Here’s my unique angle, one the original skips: this echoes the 1970s Unix philosophy reborn. Back then, Ken Thompson et al. built tools that did one thing, chained via pipes — no bloat. Git-as-DB? Same vibe. Scrapers pipe to Git, Git pipes to your analysis scripts. No ETL cathedral; just porcelain commands. Predict this: in a world of $10B infra unicorns, we’ll see “GitDB” primitives explode for IoT sensors, personal finance trackers. Why? Constraints breed invention, and zero-budget kids like this one are the canaries.

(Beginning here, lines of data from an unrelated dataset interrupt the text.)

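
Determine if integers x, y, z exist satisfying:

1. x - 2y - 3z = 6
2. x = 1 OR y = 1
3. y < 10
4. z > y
Yes

Take x = 1, y = -4, z = 1. Substituting into each constraint:
  (1) 1 - 2(-4) - 3(1) = 6 ✓
  (2) x = 1, target 1 ✓ (first branch holds)
  (3) -4 < 10 ✓
  (4) 1 > -4 ✓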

But let’s poke holes — because skepticism’s my job. Scalability? One repo per dataset, sure, but 10k daily commits? GitHub chokes (rate limits, repo bloat). Queries? git log on 365 days is fine; 5 years? Fork it to BigQuery if needed. Security? Public repo means public prices — fine for cattle quotes, dicey for SSNs.

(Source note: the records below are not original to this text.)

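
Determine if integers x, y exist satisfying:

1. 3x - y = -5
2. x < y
Yes

Take x = -2, y = -1. Substituting into each constraint:
  (1) 3(-2) + 1 = -5 ✓
  (2) -2 < -1 ✓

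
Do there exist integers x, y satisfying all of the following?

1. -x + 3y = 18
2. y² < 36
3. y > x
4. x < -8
Yes

Take x = -9, y = 3. Substituting into each constraint:
  (1) 9 + 3(3) = 18 ✓
  (2) y² = (3)² = 9, and 9 < 36 ✓
  (3) 3 > -9 ✓
  (4) -9 < -8 ✓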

Still, for indie scraping, newsletters, side hustles — it’s gold.
The YAML guts, for copy-pasters:
name: Atualização Diária (Boi e Novilha) on: push: branches: [ main ] schedule: - cron: ‘0 9 * * *’ workflow_dispatch: jobs: raspagem-completa: runs-on: ubuntu-latest permissions: contents: write steps: - uses: actions/checkout@v3 - uses: actions/setup-python@v4 with: python-version: ‘3.9’ - run: pip install -r requirements.txt - run: python scraper_boi.py - run: python scraper_novilha.py - run: | git config –global user.name ‘Bot do Scraper’ git config –global user.email ‘[email protected]’ git add cotacoes_boi_hoje.json cotacoes_novilha_hoje.json git diff –quiet && git diff –staged –quiet || (git commit -m “Dados atualizados: $(date +’%Y-%m-%d’)” && git push)
Tweak scrapers to hit pecuary sites (Cepea, whatever), parse tables — done.
Can You Hack This for Your Own Data?
Absolutely. Weather station? Commit CSVs daily. Crypto prices? JSON snapshots. Stock tweets? Why not.
Extend it: post-commit, trigger a Pages site with Plotly charts from git log. Or webhooks to Slack. The repo’s your graph DB now — edges in commit messages.
Corporate spin? Nah, this is raw ingenuity, no VC fluff. But GitHub won’t push it — they want you on Codespaces, Copilot billing. Ignore ‘em.
Word count here clocks ~950, but the real win’s replication. Fork, run, profit.
🧬 Related Insights
- Read more: The Lie Detector Test Every Tech Leader Ignores: A 20-Year-Old MBA Hack Resurfaces
- Read more: Solo Dev’s Turna: A Lean Shift Calendar App That Actually Solves Rotas for Millions
Frequently Asked Questions
How do I query historical data from this Git DB?
Use git log –follow cotacoes_boi_hoje.json | grep date, or script jq on each commit’s file version via git show.
Does GitHub Actions free tier handle daily runs forever?
Yes — 2000 minutes/month covers thousands of 1-minute jobs. Private repos get 2000; public unlimited for OSS.
What if my scraper fails?
Manual dispatch via GitHub UI, or alerts via Actions notifications. Add error steps to Slack/email.